Lord Charles Somerset imported several Arabian and Thoroughbred stallions to South Africa in 1820. These stallions were bred to local mares, resulting in a riding horse called the Hantam horse or Cape horse. In the early 1900’s, Friesian stallions were imported to South Africa and crossed with the Hantam mares. A few east Friesian, Hackney, Oldenburg, and Cleveland Bay stallions were also used to introduce new blood to the line as well. In the process, the Hantam breed became extinct and was replaced with a more powerful breed that was capable of riding as well as harness work. 

While the Vlaamperd breed was in development, the Dutch banned the export of Friesians to try and control breeding of the horses. South Africans began importing Friesians from Antwerp in Belgium to evade the law. They started referring to the Friesians as “Vlaamse perde” or “Flemish horses”, and this is where the name “Vlaamperd” came from. 
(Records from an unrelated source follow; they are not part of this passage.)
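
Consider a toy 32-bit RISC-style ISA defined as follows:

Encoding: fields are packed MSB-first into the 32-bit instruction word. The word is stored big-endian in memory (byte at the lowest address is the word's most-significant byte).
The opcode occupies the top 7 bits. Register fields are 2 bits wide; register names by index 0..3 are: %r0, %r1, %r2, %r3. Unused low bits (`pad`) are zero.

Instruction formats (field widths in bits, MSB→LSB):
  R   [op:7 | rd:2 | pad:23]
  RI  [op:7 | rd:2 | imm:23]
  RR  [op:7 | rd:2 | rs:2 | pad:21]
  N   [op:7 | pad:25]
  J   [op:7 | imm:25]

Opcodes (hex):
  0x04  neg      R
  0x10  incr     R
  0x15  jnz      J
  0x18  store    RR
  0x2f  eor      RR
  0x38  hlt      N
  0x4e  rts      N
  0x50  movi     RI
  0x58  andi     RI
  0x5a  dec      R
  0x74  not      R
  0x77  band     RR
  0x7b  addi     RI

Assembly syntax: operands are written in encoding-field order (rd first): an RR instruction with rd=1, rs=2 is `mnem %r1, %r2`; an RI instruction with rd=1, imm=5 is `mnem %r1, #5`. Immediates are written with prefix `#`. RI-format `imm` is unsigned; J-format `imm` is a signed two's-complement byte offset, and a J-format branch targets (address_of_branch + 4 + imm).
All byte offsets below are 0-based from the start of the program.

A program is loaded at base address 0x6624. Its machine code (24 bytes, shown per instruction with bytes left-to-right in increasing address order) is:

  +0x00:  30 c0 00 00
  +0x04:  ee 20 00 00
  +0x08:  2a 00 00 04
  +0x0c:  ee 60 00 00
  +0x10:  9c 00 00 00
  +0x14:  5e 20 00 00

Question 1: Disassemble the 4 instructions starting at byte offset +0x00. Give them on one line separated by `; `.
@+00  big-endian(30 c0 00 00) = 0x30c00000
  opcode bits[31:25]=0x18: store/RR
  [24:23] rd=1 = %r1
  [22:21] rs=2 = %r2
@+04  big-endian(ee 20 00 00) = 0xee200000
  opcode bits[31:25]=0x77: band/RR
  [24:23] rd=0 = %r0
  [22:21] rs=1 = %r1
@+08  big-endian(2a 00 00 04) = 0x2a000004
  opcode bits[31:25]=0x15: jnz/J
  [24:0] imm=4 = #4
@+0c  big-endian(ee 60 00 00) = 0xee600000
  opcode bits[31:25]=0x77: band/RR
  [24:23] rd=0 = %r0
  [22:21] rs=3 = %r3

store %r1, %r2; band %r0, %r1; jnz #4; band %r0, %r3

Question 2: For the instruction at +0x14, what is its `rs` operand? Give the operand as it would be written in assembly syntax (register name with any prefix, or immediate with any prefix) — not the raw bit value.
[14] 5e 20 00 00 → 0x5e200000
  top 7b → 0x2f → eor [RR]
  rd: (w>>23)&0x3=0x0 → %r0
  rs: (w>>21)&0x3=0x1 → %r1

%r1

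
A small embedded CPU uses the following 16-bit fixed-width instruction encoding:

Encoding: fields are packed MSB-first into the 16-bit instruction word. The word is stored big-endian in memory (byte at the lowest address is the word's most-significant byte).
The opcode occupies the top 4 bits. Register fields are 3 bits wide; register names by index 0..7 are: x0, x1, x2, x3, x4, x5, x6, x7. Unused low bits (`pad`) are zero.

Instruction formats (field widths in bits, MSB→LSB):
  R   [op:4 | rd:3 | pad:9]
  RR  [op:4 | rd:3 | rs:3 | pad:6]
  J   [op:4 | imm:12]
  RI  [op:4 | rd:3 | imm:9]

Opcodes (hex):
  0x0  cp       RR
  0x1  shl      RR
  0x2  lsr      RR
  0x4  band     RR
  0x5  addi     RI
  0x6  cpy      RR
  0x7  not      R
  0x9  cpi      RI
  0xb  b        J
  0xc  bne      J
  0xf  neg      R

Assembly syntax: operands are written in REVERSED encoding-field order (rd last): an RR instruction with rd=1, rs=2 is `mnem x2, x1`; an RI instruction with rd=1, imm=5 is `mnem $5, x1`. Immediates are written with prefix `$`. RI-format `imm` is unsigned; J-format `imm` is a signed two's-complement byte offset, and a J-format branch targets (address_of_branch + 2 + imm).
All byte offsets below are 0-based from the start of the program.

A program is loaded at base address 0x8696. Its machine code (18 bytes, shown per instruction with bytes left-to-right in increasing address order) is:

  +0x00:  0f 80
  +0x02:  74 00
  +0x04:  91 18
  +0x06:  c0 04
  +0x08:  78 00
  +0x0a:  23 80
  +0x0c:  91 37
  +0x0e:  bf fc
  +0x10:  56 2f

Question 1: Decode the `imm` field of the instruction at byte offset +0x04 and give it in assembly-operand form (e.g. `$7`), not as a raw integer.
$280

off 0x04: read 91 18 as big → 0x9118
  op=0x9118>>12=0x9 ⇒ cpi (RI)
  rd: (w>>9)&0x7=0x0 → x0
  imm: (w>>0)&0x1ff=0x118 → $280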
The Vlaamperd averages between 14.2 and 15.2 hands, with an elegant and long-legged build. It is known for good motion, an easy disposition, and excellent driving ability. This makes the Vlaamperd a popular harness breed, driven singly or in teams of up to eight horses. They are also popular for riding, especially in dressage. The Friesian breeding gave the Vlaamperd a very dark color. All of the Vlaamperd stallions are black, though mares can be dark bay. Lighter colors are strictly prohibited and may not be used for breeding, as it is evidence of undesired crossbreeding.

Click the image above to purchase Vlaamperd horse print!


I LOVE Friesian horses (of course I do, because I love hairy horses) but at the time of this illustration, I didn’t have the right map to do a Friesian. So instead, I found a look-alike breed from South Africa that most people have never heard of!